Может, в архитектуре, как и в других областях человеческой деятельности, создатель концепций не должен сам воплощать их в реальности?
Дело не только и не сколько в том, что Леду по-своему опережал время: он вдобавок пытался доказать себе и другим, что все задуманное и верное с его точки зрения возможно осуществить при его жизни, как бы это ни казалось общественному мнению экстравагантным и неожиданным. Он брался порой за проекты, которые при его подходе, при его взгляде на архитектуру были просто неосуществимы по определению. В своих больших проектах упорно пытался объединить уже опробованное, привычное для многих и авангардное до эпатажа.

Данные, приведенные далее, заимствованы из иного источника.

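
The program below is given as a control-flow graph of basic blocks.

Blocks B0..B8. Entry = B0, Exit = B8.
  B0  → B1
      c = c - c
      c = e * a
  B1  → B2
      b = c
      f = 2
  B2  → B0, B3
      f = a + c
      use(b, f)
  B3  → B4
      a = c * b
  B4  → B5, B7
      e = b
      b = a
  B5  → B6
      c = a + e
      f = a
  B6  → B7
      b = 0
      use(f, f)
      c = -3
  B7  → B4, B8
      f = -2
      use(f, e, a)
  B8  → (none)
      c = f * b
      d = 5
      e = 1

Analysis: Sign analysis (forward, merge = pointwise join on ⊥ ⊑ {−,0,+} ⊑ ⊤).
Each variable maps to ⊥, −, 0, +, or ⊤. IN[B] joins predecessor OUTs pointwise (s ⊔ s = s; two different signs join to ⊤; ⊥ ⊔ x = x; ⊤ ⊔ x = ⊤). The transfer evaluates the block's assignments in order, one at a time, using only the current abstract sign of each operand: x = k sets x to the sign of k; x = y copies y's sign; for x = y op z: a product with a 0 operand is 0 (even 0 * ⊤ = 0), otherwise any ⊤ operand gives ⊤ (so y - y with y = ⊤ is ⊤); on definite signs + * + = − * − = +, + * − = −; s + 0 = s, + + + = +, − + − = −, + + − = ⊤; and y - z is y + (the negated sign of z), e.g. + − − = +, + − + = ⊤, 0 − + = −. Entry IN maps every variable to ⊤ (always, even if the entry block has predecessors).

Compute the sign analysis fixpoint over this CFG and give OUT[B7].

Converged values:
  B0:  IN=(all ⊤)  OUT=(all ⊤)
  B1:  IN=(all ⊤)  OUT={f:+; rest ⊤}
  B2:  IN={f:+; rest ⊤}  OUT=(all ⊤)
  B3:  IN=(all ⊤)  OUT=(all ⊤)
  B4:  IN=(all ⊤)  OUT=(all ⊤)
  B5:  IN=(all ⊤)  OUT=(all ⊤)
  B6:  IN=(all ⊤)  OUT={b:0, c:-; rest ⊤}
  B7:  IN=(all ⊤)  OUT={f:-; rest ⊤}
  B8:  IN={f:-; rest ⊤}  OUT={d:+, e:+, f:-; rest ⊤}

Merge at B7: IN[B7] = OUT[B4] ⊔ OUT[B6] = {a: ⊤, b: ⊤, c: ⊤, d: ⊤, e: ⊤, f: ⊤}
Applying B7's transfer function to that IN value gives OUT[B7] (row B7 above).

Answer: {a: ⊤, b: ⊤, c: ⊤, d: ⊤, e: ⊤, f: -}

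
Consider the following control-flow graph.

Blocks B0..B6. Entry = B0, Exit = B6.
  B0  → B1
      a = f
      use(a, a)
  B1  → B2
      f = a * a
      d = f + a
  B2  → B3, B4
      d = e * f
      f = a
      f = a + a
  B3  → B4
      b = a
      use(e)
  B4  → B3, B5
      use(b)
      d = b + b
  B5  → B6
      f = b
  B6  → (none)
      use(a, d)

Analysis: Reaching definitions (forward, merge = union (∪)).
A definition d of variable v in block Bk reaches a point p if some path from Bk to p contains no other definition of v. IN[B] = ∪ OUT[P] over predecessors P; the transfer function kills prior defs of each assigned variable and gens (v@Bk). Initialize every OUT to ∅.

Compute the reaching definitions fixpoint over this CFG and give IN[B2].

Answer: {a@B0, d@B1, f@B1}

Derivation:
Per-block solution:
  B0: | IN={} | OUT={a@B0}
  B1: | IN={a@B0} | OUT={a@B0, d@B1, f@B1}
  B2: | IN={a@B0, d@B1, f@B1} | OUT={a@B0, d@B2, f@B2}
  B3: | IN={a@B0, b@B3, d@B2, d@B4, f@B2} | OUT={a@B0, b@B3, d@B2, d@B4, f@B2}
  B4: | IN={a@B0, b@B3, d@B2, d@B4, f@B2} | OUT={a@B0, b@B3, d@B4, f@B2}
  B5: | IN={a@B0, b@B3, d@B4, f@B2} | OUT={a@B0, b@B3, d@B4, f@B5}
  B6: | IN={a@B0, b@B3, d@B4, f@B5} | OUT={a@B0, b@B3, d@B4, f@B5}

Merge at B2: IN[B2] = OUT[B1] = {a@B0, d@B1, f@B1}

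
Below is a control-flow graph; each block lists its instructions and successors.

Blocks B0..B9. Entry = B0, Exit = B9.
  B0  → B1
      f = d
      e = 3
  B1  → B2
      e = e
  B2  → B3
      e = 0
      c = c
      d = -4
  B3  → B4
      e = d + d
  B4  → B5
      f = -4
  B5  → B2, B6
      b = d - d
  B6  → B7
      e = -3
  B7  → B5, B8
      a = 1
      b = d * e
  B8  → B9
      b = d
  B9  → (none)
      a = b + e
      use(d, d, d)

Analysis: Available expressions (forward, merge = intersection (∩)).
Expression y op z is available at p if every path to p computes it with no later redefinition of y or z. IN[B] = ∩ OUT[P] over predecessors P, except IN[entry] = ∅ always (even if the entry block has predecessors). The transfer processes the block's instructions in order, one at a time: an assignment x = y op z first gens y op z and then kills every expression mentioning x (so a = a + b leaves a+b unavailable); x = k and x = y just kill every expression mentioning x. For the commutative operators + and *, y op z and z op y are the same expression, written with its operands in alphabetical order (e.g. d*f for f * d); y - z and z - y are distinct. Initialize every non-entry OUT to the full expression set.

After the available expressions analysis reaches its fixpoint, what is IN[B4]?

Fixpoint table:
  B0:   IN={}   OUT={}
  B1:   IN={}   OUT={}
  B2:   IN={}   OUT={}
  B3:   IN={}   OUT={d+d}
  B4:   IN={d+d}   OUT={d+d}
  B5:   IN={d+d}   OUT={d+d, d-d}
  B6:   IN={d+d, d-d}   OUT={d+d, d-d}
  B7:   IN={d+d, d-d}   OUT={d*e, d+d, d-d}
  B8:   IN={d*e, d+d, d-d}   OUT={d*e, d+d, d-d}
  B9:   IN={d*e, d+d, d-d}   OUT={b+e, d*e, d+d, d-d}

Merge at B4: IN[B4] = OUT[B3] = {d+d}

Answer: {d+d}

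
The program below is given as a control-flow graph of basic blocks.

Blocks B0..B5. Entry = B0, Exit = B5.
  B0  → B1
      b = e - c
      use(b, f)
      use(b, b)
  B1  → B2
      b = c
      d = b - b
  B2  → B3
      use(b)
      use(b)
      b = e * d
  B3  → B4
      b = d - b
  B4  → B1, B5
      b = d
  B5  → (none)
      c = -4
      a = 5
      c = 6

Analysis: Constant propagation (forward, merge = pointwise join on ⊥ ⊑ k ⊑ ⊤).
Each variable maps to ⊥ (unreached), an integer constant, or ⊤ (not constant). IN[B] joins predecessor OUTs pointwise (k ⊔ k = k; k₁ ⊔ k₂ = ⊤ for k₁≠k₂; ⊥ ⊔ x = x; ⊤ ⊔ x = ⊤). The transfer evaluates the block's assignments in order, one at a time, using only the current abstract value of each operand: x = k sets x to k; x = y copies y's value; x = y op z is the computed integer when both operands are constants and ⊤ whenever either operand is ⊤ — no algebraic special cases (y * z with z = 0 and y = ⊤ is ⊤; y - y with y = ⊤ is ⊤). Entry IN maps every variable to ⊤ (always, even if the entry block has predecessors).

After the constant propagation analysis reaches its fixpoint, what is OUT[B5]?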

Леду аргументировал архитектурно свои теоретические выводы несколько более настойчиво, чем этого требовали обстоятельства. Попросту говоря, он навязывал свое мнение, облекая его в формы зданий. И с какой точки зрения ни посмотри на творчество Леду, понимаешь, что все у него получалось как-то поразительно и странно одновременно, как будто был он не академистом в архитектуре, а космическим пришельцем, который совершает обреченные на очередной провал попытки приспособить свое представление о внеземном в конкретное время и пространство.
Легендарные неудачи французского архитектора тоже оставили след в архитектуре: стоит вспомнить шаровидную форму павильона США на Всемирной выставке в Монреале, проекты лагеря хиппи, интересные проекты последователей органической и функциональной архитектуры. Не его вина, что некоторые последователи понимали его идеи слишком буквально и прямолинейно. Никто не станет отрицать в его проектах масштаб и полет мысли. Леду — и наш современник тоже.